Andreasson and her colleagues, including study co-author and Stanford postdoctoral fellow Qingkun Liu were able to reproduce their results by administering part of a protein called LP17, a component of TREM1. LP17 served as a decoy, throwing off the molecular targets that normally increase TREM1 gene expression. In mice given LP17 after blood flow to their brain returned, there was notably less damage—and a diminished presence of myeloid cells. Stroke-affected areas of the brain were smaller by more than half as compared with those in mice treated with a placebo. What’s more, LP17 injections as far out as 48 hours appeared to improve movement and neurological function in subsequent days.

Currently, stroke is treated with drugs that dissolve culprit clots or with clot-removal surgery. Both approaches can be very effective, but as Andreasson points out, only a subset of patients are eligible to receive them, and many get treatment too late for it to be effective. “The deleterious immune activity we’ve focused on in this study goes on for days and may be a new target,” Andreasson says.

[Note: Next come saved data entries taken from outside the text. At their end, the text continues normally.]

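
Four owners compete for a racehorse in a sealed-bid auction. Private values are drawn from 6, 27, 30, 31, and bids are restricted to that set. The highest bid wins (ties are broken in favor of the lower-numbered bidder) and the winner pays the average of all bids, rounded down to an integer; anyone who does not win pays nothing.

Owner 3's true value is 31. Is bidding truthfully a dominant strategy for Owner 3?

No

Consider the case where Owner 1 bids 6, Owner 2 bids 6 and Owner 4 bids 6.
Truthful bid 31: wins, pays 12, utility 31 - 12 = 19.
Bid 27 instead: wins, pays 11, utility 31 - 11 = 20.
Since 20 > 19, bidding 27 is strictly better here, so truthful bidding is not dominant.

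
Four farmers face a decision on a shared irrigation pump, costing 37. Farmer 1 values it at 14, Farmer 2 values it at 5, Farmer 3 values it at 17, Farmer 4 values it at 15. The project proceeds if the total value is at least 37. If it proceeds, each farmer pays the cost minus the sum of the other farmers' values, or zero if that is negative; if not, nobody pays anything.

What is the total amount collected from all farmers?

4

Total value 51 ≥ cost 37, so it is built.
Farmer 1: others sum to 37; max(0, 37 - 37) = 0.
Farmer 2: others sum to 46; max(0, 37 - 46) = 0.
Farmer 3: others sum to 34; max(0, 37 - 34) = 3.
Farmer 4: others sum to 36; max(0, 37 - 36) = 1.
Total collected = 0 + 0 + 3 + 1 = 4.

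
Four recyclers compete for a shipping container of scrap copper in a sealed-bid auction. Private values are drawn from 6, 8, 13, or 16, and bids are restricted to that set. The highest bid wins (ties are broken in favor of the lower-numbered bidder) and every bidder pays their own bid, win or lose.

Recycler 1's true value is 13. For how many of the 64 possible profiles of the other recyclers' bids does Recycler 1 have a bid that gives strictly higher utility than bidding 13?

45

Others bid (6, 6, 6): truth gives 0; bid 6 gives 7 > 0. Violating.
Others bid (6, 6, 8): truth gives 0; bid 8 gives 5 > 0. Violating.
Others bid (6, 6, 16): truth gives -13; bid 16 gives -3 > -13. Violating.
Others bid (6, 8, 6): truth gives 0; bid 8 gives 5 > 0. Violating.
Others bid (6, 6, 13): truth gives 0; no alternative beats it.
Others bid (6, 8, 13): truth gives 0; no alternative beats it.
(Checking all 64 profiles: 45 have a profitable deviation, 19 do not.)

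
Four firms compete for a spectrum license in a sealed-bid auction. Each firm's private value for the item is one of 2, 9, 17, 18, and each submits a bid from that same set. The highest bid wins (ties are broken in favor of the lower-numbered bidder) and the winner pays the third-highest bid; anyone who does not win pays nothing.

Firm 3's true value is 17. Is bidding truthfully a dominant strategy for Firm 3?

No

Consider the case where Firm 1 bids 2, Firm 2 bids 2 and Firm 4 bids 18.
Truthful bid 17: loses, pays 0, utility 0.
Bid 18 instead: wins, pays 2, utility 17 - 2 = 15.
Since 15 > 0, bidding 18 is strictly better here, so truthful bidding is not dominant.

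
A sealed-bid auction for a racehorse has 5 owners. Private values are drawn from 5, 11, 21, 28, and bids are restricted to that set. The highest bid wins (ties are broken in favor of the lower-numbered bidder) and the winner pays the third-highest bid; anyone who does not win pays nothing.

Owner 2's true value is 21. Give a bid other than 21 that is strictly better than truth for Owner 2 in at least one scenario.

28

Suppose Owner 1 bids 5, Owner 3 bids 5, Owner 4 bids 5 and Owner 5 bids 28.
Bid 21: loses, pays 0, utility 0.
Bid 28: wins, pays 5, utility 21 - 5 = 16.
So bidding 28 beats truth here (16 > 0).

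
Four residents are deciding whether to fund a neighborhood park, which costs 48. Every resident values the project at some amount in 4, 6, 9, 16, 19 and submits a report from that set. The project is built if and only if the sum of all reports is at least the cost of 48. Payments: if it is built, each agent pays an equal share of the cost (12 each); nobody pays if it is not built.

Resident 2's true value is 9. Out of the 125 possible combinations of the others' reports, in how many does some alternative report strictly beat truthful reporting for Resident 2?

Others report (4, 16, 19): truth gives -3; report 4 gives 0 > -3. Violating.
Others report (4, 19, 16): truth gives -3; report 4 gives 0 > -3. Violating.
Others report (4, 19, 19): truth gives -3; report 4 gives 0 > -3. Violating.
Others report (6, 16, 19): truth gives -3; report 4 gives 0 > -3. Violating.
Others report (4, 4, 4): truth gives 0; no alternative beats it.
Others report (4, 4, 6): truth gives 0; no alternative beats it.
(Checking all 125 profiles: 18 have a profitable deviation, 107 do not.)

18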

“The dramatic protection that TREM1 inhibition exerts on brain and gut raises the possibility that ‘turning down the gain’ of the immune system may be beneficial in stroke,” Iadecola adds. “It would be appropriate for patients in whom [existing] therapies are not indicated, or the majority of stroke patients at the present time.” He also notes that if TREM1 inhibition prevents increased permeability of the gut following a stroke, individuals would be at lower risk for infection, a major cause of death.

Andreasson is planning to continue this line of research, testing how far out TREM1-inhibition therapy can go. She and her colleagues also hope to test the same immune pathways in humans before too long.

“We’ve got a lot to do,” she says. “I’m writing my grant applications right now!”